Appalachia may be one of the poorest regions of the U.S., but when it comes to heirloom crops, it’s got the riches.
James Veteto is an anthropologist at Western Carolina University and an apple farmer who directs the Southern Seed Legacy Project. He’s has spent the past 16 years traveling throughout Central and Southern Appalachia, talking with farmers about the heritage fruits and vegetables they grow.
That journey lead him (and other researchers) to realize that, with some 1,500 heirloom fruits and vegetables under cultivation, Appalachia is the most diverse foodshed in the U.S., Canada and northern Mexico. Among that bounty are 633 distinct varieties of apple and 485 distinct varieties of bean.
The heritage seeds central to this “agrobiodiversity” have been passed down through generations of families. In many cases, the seeds date back hundreds of years to when Native Americans were cultivating seeds from woodland plants like pawpaws. Other crops like corn traveled to Appalachia from southern Mexico via the Southwest U.S.
Veteto is part of a growing number of seed savers who are helping revive heritage fruits and vegetables that are on the brink of extinction. And he says that most of the dedicated seed savers in Appalachia are aging, so there isn’t much time left to help farmers keep cultivating these valuable antique seeds.
One heirloom seed that has been seeing an increase in popularity in West Virginia is a local species of Bloody Butcher Corn. Edgar Meadows, 93, is one saver of seeds of the corn that have been in his family for at least five generations in West Virginia. The name Bloody Butcher refers to the flecks of red mixed onto the white kernels — like a butcher’s apron, Meadows says.
Meadows’ daughters Frances and Beverly help out on the farm. They say they keep planting Bloody Butcher not only to help preserve their family’s history, but to continue its food traditions.
Edgar Meadows says he grew up on cornbread made with Bloody Butcher, and even today it’s the only cornbread he’ll eat.
And he’s right — there is something perfect about the cornbread made from this coarsely-ground meal. It has a unique gritty texture. The butter clings to the bits of grit, and there is an earthier, more complex taste than commercially ground cornmeal.

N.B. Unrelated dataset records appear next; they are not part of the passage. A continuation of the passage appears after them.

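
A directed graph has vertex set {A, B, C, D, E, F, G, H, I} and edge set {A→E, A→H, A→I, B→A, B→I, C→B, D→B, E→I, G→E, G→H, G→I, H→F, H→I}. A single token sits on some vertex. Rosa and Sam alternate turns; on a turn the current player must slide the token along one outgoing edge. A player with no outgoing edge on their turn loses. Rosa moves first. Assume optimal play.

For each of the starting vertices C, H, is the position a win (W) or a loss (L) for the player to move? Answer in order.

C: L, H: W

Compute win/loss labels from the base case upward. A position with no move is L. Any other position is W if it can reach an L in one move, else L.
Every edge goes from a vertex to one that appears earlier in the order F, I, H, E, A, B, D, G, C, so processing vertices in that order labels each vertex after all of its successors.
F: no outgoing edge → L
I: no outgoing edge → L
H: can move to I, which is L ⇒ W
E: can move to I, which is L ⇒ W
A: can move to I, which is L ⇒ W
B: can move to I, which is L ⇒ W
D: the only move is to B(W), a W ⇒ L
G: can move to I, which is L ⇒ W
C: the only move is to B(W), a W ⇒ L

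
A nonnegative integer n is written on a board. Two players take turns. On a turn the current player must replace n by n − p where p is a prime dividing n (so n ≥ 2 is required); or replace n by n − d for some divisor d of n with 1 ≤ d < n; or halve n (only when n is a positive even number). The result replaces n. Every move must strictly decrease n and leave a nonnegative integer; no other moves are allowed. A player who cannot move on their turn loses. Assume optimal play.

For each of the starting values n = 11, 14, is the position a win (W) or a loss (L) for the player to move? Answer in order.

Label each position W (a win for the player to move) or L (a loss). A position with no legal move is L; any other position is W exactly when some move reaches an L, and L when every move reaches a W.
n=0: no move → L
n=1: no move → L
n=2: can move to 0, which is L ⇒ W
n=3: can move to 0, which is L ⇒ W
n=4: moves to 2(W), 3(W); every one is W ⇒ L
n=5: can move to 0, which is L ⇒ W
n=6: can move to 4, which is L ⇒ W
n=7: can move to 0, which is L ⇒ W
n=8: can move to 4, which is L ⇒ W
n=9: moves to 6(W), 8(W); every one is W ⇒ L
n=10: can move to 9, which is L ⇒ W
n=11: can move to 0, which is L ⇒ W
n=12: can move to 9, which is L ⇒ W
n=13: can move to 0, which is L ⇒ W
n=14: moves to 7(W), 12(W), 13(W); every one is W ⇒ L

11: W, 14: L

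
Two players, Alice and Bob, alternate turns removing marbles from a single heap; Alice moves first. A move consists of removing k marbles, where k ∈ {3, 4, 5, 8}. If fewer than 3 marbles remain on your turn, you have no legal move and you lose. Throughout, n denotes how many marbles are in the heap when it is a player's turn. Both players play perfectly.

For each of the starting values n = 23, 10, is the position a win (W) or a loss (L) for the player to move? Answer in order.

Build the W/L table. Terminal = L. A non-terminal position is W if it has a move to some L; otherwise it is L.
n=0: no move → L
n=1: no move → L
n=2: no move → L
n=3: can move to 0, which is L ⇒ W
n=4: can move to 1, which is L ⇒ W
n=5: can move to 2, which is L ⇒ W
n=6: can move to 2, which is L ⇒ W
n=7: can move to 2, which is L ⇒ W
n=8: can move to 0, which is L ⇒ W
n=9: can move to 1, which is L ⇒ W
n=10: can move to 2, which is L ⇒ W
n=11: moves to 8(W), 7(W), 6(W), 3(W); every one is W ⇒ L
n=12: moves to 9(W), 8(W), 7(W), 4(W); every one is W ⇒ L
n=13: moves to 10(W), 9(W), 8(W), 5(W); every one is W ⇒ L
n=14: can move to 11, which is L ⇒ W
n=15: can move to 12, which is L ⇒ W
n=16: can move to 13, which is L ⇒ W
n=17: can move to 13, which is L ⇒ W
n=18: can move to 13, which is L ⇒ W
n=19: can move to 11, which is L ⇒ W
n=20: can move to 12, which is L ⇒ W
n=21: can move to 13, which is L ⇒ W
n=22: moves to 19(W), 18(W), 17(W), 14(W); every one is W ⇒ L
n=23: moves to 20(W), 19(W), 18(W), 15(W); every one is W ⇒ L

23: L, 10: W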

Edgar Meadows grew up during the Great Depression. Back then, his family raised Bloody Butcher corn using a mule to plow their fields, and the corn was used for everything from hominy to cornbread to animal feedstock — even to make moonshine. Varieties of white corn don’t grow so well in the mountains of West Virginia. But the Bloody Butcher matures in about 90 days and is perfectly suited for the early frosts and short season here.

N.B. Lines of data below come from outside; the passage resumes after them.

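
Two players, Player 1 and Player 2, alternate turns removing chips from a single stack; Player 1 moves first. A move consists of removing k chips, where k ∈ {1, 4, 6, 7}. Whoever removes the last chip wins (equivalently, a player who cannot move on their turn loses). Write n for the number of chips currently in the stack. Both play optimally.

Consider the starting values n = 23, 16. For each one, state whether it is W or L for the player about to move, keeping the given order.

Use the standard recursion: the mover loses at a terminal position; elsewhere, the mover wins exactly when some move hands the opponent an L position.
n=0: no move → L
n=1: W (go to 0, an L position)
n=2: L (sole option 1(W) is W)
n=3: W (go to 2, an L position)
n=4: W (go to 0, an L position)
n=5: L (options 4(W), 1(W) are all W)
n=6: W (go to 5, an L position)
n=7: W (go to 0, an L position)
n=8: W (go to 2, an L position)
n=9: W (go to 5, an L position)
n=10: L (options 9(W), 6(W), 4(W), 3(W) are all W)
n=11: W (go to 10, an L position)
n=12: W (go to 5, an L position)
n=13: L (options 12(W), 9(W), 7(W), 6(W) are all W)
n=14: W (go to 13, an L position)
n=15: L (options 14(W), 11(W), 9(W), 8(W) are all W)
n=16: W (go to 15, an L position)
n=17: W (go to 13, an L position)
n=18: L (options 17(W), 14(W), 12(W), 11(W) are all W)
n=19: W (go to 18, an L position)
n=20: W (go to 13, an L position)
n=21: W (go to 15, an L position)
n=22: W (go to 18, an L position)
n=23: L (options 22(W), 19(W), 17(W), 16(W) are all W)

23: L, 16: W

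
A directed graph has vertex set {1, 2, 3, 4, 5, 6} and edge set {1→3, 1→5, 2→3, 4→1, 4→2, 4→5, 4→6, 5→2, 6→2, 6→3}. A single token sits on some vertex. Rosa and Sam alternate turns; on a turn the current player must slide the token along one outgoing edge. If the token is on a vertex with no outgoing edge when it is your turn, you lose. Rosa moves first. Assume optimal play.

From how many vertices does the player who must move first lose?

Work bottom-up. With no move the player to move loses. Otherwise the position is W if at least one move leads to an L position for the opponent, and L if every move leads to a W.
Every edge goes from a vertex to one that appears earlier in the order 3, 2, 6, 5, 1, 4, so processing vertices in that order labels each vertex after all of its successors.
3: no outgoing edge → L
2: →3(L), so W
6: →3(L), so W
5: →2(W) only, which is W, so L
1: →5(L), so W
4: →5(L), so W
The L vertices are 3, 5; that is 2 in all.

2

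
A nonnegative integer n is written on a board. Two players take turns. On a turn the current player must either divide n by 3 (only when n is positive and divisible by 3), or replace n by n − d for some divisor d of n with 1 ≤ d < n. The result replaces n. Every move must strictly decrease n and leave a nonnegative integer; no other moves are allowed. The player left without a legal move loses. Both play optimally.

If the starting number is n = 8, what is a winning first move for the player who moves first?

Move to 4.

Label each position W (a win for the player to move) or L (a loss). A position with no legal move is L; any other position is W exactly when some move reaches an L, and L when every move reaches a W.
n=0: no move → L
n=1: no move → L
n=2: reaches L-position 1 → W
n=3: reaches L-position 1 → W
n=4: only reaches 2(W), 3(W), all W → L
n=5: reaches L-position 4 → W
n=6: reaches L-position 4 → W
n=7: only reaches 6(W), which is W → L
n=8: reaches L-position 4 → W
From 8, the L positions reachable in one move are: 4, 7. Any move reaching one of these is winning.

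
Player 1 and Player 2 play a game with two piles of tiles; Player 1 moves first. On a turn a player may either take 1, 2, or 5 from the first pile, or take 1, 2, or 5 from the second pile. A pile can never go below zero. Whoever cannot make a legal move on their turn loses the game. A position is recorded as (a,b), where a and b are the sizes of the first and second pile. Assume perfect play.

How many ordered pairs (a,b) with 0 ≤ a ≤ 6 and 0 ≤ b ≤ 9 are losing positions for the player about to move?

Compute win/loss labels from the base case upward. A position with no move is L. Any other position is W if it can reach an L in one move, else L.
Every move lowers a or b (never raises either), so fill the grid row by row in increasing a, and left to right within a row: each cell's successors are then already labelled.
      b=0  b=1  b=2  b=3  b=4  b=5  b=6  b=7  b=8  b=9
a=0:    L    W    W    L    W    W    L    W    W    L
a=1:    W    L    W    W    L    W    W    L    W    W
a=2:    W    W    L    W    W    L    W    W    L    W
a=3:    L    W    W    L    W    W    L    W    W    L
a=4:    W    L    W    W    L    W    W    L    W    W
a=5:    W    W    L    W    W    L    W    W    L    W
a=6:    L    W    W    L    W    W    L    W    W    L
Cells with no legal move (terminal, hence L): (0,0).
The remaining L cells, each justified by listing all of its moves:
(0,3): →(0,2)(W), (0,1)(W) — all W, so L
(0,6): →(0,5)(W), (0,4)(W), (0,1)(W) — all W, so L
(0,9): →(0,8)(W), (0,7)(W), (0,4)(W) — all W, so L
(1,1): →(0,1)(W), (1,0)(W) — all W, so L
(1,4): →(0,4)(W), (1,3)(W), (1,2)(W) — all W, so L
(1,7): →(0,7)(W), (1,6)(W), (1,5)(W), (1,2)(W) — all W, so L
(2,2): →(1,2)(W), (0,2)(W), (2,1)(W), (2,0)(W) — all W, so L
(2,5): →(1,5)(W), (0,5)(W), (2,4)(W), (2,3)(W), (2,0)(W) — all W, so L
(2,8): →(1,8)(W), (0,8)(W), (2,7)(W), (2,6)(W), (2,3)(W) — all W, so L
(3,0): →(2,0)(W), (1,0)(W) — all W, so L
(3,3): →(2,3)(W), (1,3)(W), (3,2)(W), (3,1)(W) — all W, so L
(3,6): →(2,6)(W), (1,6)(W), (3,5)(W), (3,4)(W), (3,1)(W) — all W, so L
(3,9): →(2,9)(W), (1,9)(W), (3,8)(W), (3,7)(W), (3,4)(W) — all W, so L
(4,1): →(3,1)(W), (2,1)(W), (4,0)(W) — all W, so L
(4,4): →(3,4)(W), (2,4)(W), (4,3)(W), (4,2)(W) — all W, so L
(4,7): →(3,7)(W), (2,7)(W), (4,6)(W), (4,5)(W), (4,2)(W) — all W, so L
(5,2): →(4,2)(W), (3,2)(W), (0,2)(W), (5,1)(W), (5,0)(W) — all W, so L
(5,5): →(4,5)(W), (3,5)(W), (0,5)(W), (5,4)(W), (5,3)(W), (5,0)(W) — all W, so L
(5,8): →(4,8)(W), (3,8)(W), (0,8)(W), (5,7)(W), (5,6)(W), (5,3)(W) — all W, so L
(6,0): →(5,0)(W), (4,0)(W), (1,0)(W) — all W, so L
(6,3): →(5,3)(W), (4,3)(W), (1,3)(W), (6,2)(W), (6,1)(W) — all W, so L
(6,6): →(5,6)(W), (4,6)(W), (1,6)(W), (6,5)(W), (6,4)(W), (6,1)(W) — all W, so L
(6,9): →(5,9)(W), (4,9)(W), (1,9)(W), (6,8)(W), (6,7)(W), (6,4)(W) — all W, so L
Every other cell has at least one move into one of the L cells above, so it is W.
L cells per row: a=0: 4, a=1: 3, a=2: 3, a=3: 4, a=4: 3, a=5: 3, a=6: 4; total 24.

24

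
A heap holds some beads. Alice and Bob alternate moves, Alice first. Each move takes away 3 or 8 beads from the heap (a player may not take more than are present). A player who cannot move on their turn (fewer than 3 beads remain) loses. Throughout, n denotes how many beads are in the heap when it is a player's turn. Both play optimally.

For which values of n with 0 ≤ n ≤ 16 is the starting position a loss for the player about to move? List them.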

Other seed savers in Appalachia claim that the origin of Bloody Butcher goes back to when white settlers mixed their white corn with red corn, likely in Virginia in the early 1800s. Meadows says his family originally brought the seed from Tennessee in the late 1800s.
For years, the family had been selling the Bloody Butcher mostly to farmers to use as feedstock, keeping some cornmeal around mostly just to cook with themselves. But this year the family sold 1,200 pounds to a local mill to be ground and sold locally.

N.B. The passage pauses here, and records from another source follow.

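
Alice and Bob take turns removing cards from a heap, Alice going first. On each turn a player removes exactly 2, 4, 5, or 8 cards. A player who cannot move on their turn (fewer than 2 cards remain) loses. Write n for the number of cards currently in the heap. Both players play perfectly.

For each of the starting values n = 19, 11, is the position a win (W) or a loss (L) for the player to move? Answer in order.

19: L, 11: W

Work bottom-up. With no move the player to move loses. Otherwise the position is W if at least one move leads to an L position for the opponent, and L if every move leads to a W.
n=0: no move → L
n=1: no move → L
n=2: W (go to 0, an L position)
n=3: W (go to 1, an L position)
n=4: W (go to 0, an L position)
n=5: W (go to 1, an L position)
n=6: W (go to 1, an L position)
n=7: L (options 5(W), 3(W), 2(W) are all W)
n=8: W (go to 0, an L position)
n=9: W (go to 7, an L position)
n=10: L (options 8(W), 6(W), 5(W), 2(W) are all W)
n=11: W (go to 7, an L position)
n=12: W (go to 10, an L position)
n=13: L (options 11(W), 9(W), 8(W), 5(W) are all W)
n=14: W (go to 10, an L position)
n=15: W (go to 13, an L position)
n=16: L (options 14(W), 12(W), 11(W), 8(W) are all W)
n=17: W (go to 13, an L position)
n=18: W (go to 16, an L position)
n=19: L (options 17(W), 15(W), 14(W), 11(W) are all W)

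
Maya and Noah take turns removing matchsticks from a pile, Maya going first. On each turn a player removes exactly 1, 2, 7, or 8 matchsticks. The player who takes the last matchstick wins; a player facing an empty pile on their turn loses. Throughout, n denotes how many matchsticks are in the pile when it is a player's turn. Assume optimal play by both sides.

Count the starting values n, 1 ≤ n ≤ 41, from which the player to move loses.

13

Label each position W (a win for the player to move) or L (a loss). A position with no legal move is L; any other position is W exactly when some move reaches an L, and L when every move reaches a W.
n=0: no move → L
n=1: W (go to 0, an L position)
n=2: W (go to 0, an L position)
n=3: L (options 2(W), 1(W) are all W)
n=4: W (go to 3, an L position)
n=5: W (go to 3, an L position)
n=6: L (options 5(W), 4(W) are all W)
n=7: W (go to 6, an L position)
n=8: W (go to 6, an L position)
n=9: L (options 8(W), 7(W), 2(W), 1(W) are all W)
n=10: W (go to 9, an L position)
n=11: W (go to 9, an L position)
n=12: L (options 11(W), 10(W), 5(W), 4(W) are all W)
n=13: W (go to 12, an L position)
n=14: W (go to 12, an L position)
n=15: L (options 14(W), 13(W), 8(W), 7(W) are all W)
n=16: W (go to 15, an L position)
n=17: W (go to 15, an L position)
n=18: L (options 17(W), 16(W), 11(W), 10(W) are all W)
n=19: W (go to 18, an L position)
n=20: W (go to 18, an L position)
n=21: L (options 20(W), 19(W), 14(W), 13(W) are all W)
n=22: W (go to 21, an L position)
n=23: W (go to 21, an L position)
n=24: L (options 23(W), 22(W), 17(W), 16(W) are all W)
n=25: W (go to 24, an L position)
n=26: W (go to 24, an L position)
n=27: L (options 26(W), 25(W), 20(W), 19(W) are all W)
n=28: W (go to 27, an L position)
n=29: W (go to 27, an L position)
n=30: L (options 29(W), 28(W), 23(W), 22(W) are all W)
n=31: W (go to 30, an L position)
n=32: W (go to 30, an L position)
n=33: L (options 32(W), 31(W), 26(W), 25(W) are all W)
n=34: W (go to 33, an L position)
n=35: W (go to 33, an L position)
n=36: L (options 35(W), 34(W), 29(W), 28(W) are all W)
n=37: W (go to 36, an L position)
n=38: W (go to 36, an L position)
n=39: L (options 38(W), 37(W), 32(W), 31(W) are all W)
n=40: W (go to 39, an L position)
n=41: W (go to 39, an L position)
L entries with 1 ≤ n ≤ 41 (n=0 is outside the asked range and is not counted): n = 3, 6, 9, 12, 15, 18, 21, 24, 27, 30, 33, 36, 39; that makes 13.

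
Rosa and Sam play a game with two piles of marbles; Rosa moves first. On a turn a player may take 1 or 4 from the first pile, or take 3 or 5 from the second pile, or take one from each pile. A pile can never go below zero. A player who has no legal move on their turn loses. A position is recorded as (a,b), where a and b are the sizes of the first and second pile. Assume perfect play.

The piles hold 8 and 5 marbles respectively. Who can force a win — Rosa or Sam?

Sam wins.

Work bottom-up. With no move the player to move loses. Otherwise the position is W if at least one move leads to an L position for the opponent, and L if every move leads to a W.
No move ever increases a pile, so every position that can arise here has a ≤ 8 and b ≤ 5; it is enough to label the cells with 0 ≤ a ≤ 8 and 0 ≤ b ≤ 5.
Every move lowers a or b (never raises either), so fill the grid row by row in increasing a, and left to right within a row: each cell's successors are then already labelled.
      b=0  b=1  b=2  b=3  b=4  b=5
a=0:    L    L    L    W    W    W
a=1:    W    W    W    W    L    L
a=2:    L    L    L    W    W    W
a=3:    W    W    W    W    L    L
a=4:    W    W    W    L    W    W
a=5:    L    L    L    W    W    W
a=6:    W    W    W    W    L    L
a=7:    L    L    L    W    W    W
a=8:    W    W    W    W    L    L
Cells with no legal move (terminal, hence L): (0,0), (0,1), (0,2).
The remaining L cells, each justified by listing all of its moves:
(1,4): only reaches (0,4)(W), (1,1)(W), (0,3)(W), all W → L
(1,5): only reaches (0,5)(W), (1,2)(W), (1,0)(W), (0,4)(W), all W → L
(2,0): only reaches (1,0)(W), which is W → L
(2,1): only reaches (1,1)(W), (1,0)(W), all W → L
(2,2): only reaches (1,2)(W), (1,1)(W), all W → L
(3,4): only reaches (2,4)(W), (3,1)(W), (2,3)(W), all W → L
(3,5): only reaches (2,5)(W), (3,2)(W), (3,0)(W), (2,4)(W), all W → L
(4,3): only reaches (3,3)(W), (0,3)(W), (4,0)(W), (3,2)(W), all W → L
(5,0): only reaches (4,0)(W), (1,0)(W), all W → L
(5,1): only reaches (4,1)(W), (1,1)(W), (4,0)(W), all W → L
(5,2): only reaches (4,2)(W), (1,2)(W), (4,1)(W), all W → L
(6,4): only reaches (5,4)(W), (2,4)(W), (6,1)(W), (5,3)(W), all W → L
(6,5): only reaches (5,5)(W), (2,5)(W), (6,2)(W), (6,0)(W), (5,4)(W), all W → L
(7,0): only reaches (6,0)(W), (3,0)(W), all W → L
(7,1): only reaches (6,1)(W), (3,1)(W), (6,0)(W), all W → L
(7,2): only reaches (6,2)(W), (3,2)(W), (6,1)(W), all W → L
(8,4): only reaches (7,4)(W), (4,4)(W), (8,1)(W), (7,3)(W), all W → L
(8,5): only reaches (7,5)(W), (4,5)(W), (8,2)(W), (8,0)(W), (7,4)(W), all W → L
Every other cell has at least one move into one of the L cells above, so it is W.
The starting position (8,5) is L: whatever Rosa does, the opponent receives a W position.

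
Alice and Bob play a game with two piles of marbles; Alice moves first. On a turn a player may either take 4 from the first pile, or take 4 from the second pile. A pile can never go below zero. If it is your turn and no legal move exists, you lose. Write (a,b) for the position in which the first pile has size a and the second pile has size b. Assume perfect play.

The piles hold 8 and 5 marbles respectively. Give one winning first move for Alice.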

In 2004, they also began selling cornmeal to Tim Urbanic, a chef from a nearby Italian restaurant called Cafe Cimino in Sutton, W.V. He heard about the Bloody Butcher, and he said if it could be ground into a coarse polenta, he would serve it in his restaurant.
“It’s an antique corn, and the seeds are very, very hard to find,” Urbanic says.
He makes polenta with water, Romano cheese and fresh butter “It’s stone-ground which gives it a great texture, and this corn makes a polenta with a very special flavor,” he says.
He cooks the polenta and then leaves it overnight to firm. In the morning, he cuts it in triangular wedges, dusts it in flour and a bit of salt and pepper, and then fries it in oil.
He serves the polenta wedges along with an omelet, scones, date and molasses cake, and a fruit cocktail with fresh mint and peach nectar. The polenta has perfectly crisp corners and a creamy texture inside.
Preserving a food that is more in demand means preserving farming with heirloom seeds. As Allison Aubrey reported in her story about the revival of Eight Row Flint corn in the Hudson River Valley, these crops — which have lower yield than the hybrid corn varieties most farmers nationwide grow — may not really commercially viable unless you convince more people to pay for taste over volume.
Veteto says that will require a new generation of farmers taking an interest in these small, niche markets and finding ways to protect the heritage seeds from becoming eclipsed by large-scale, genetically modified and hybrid crops.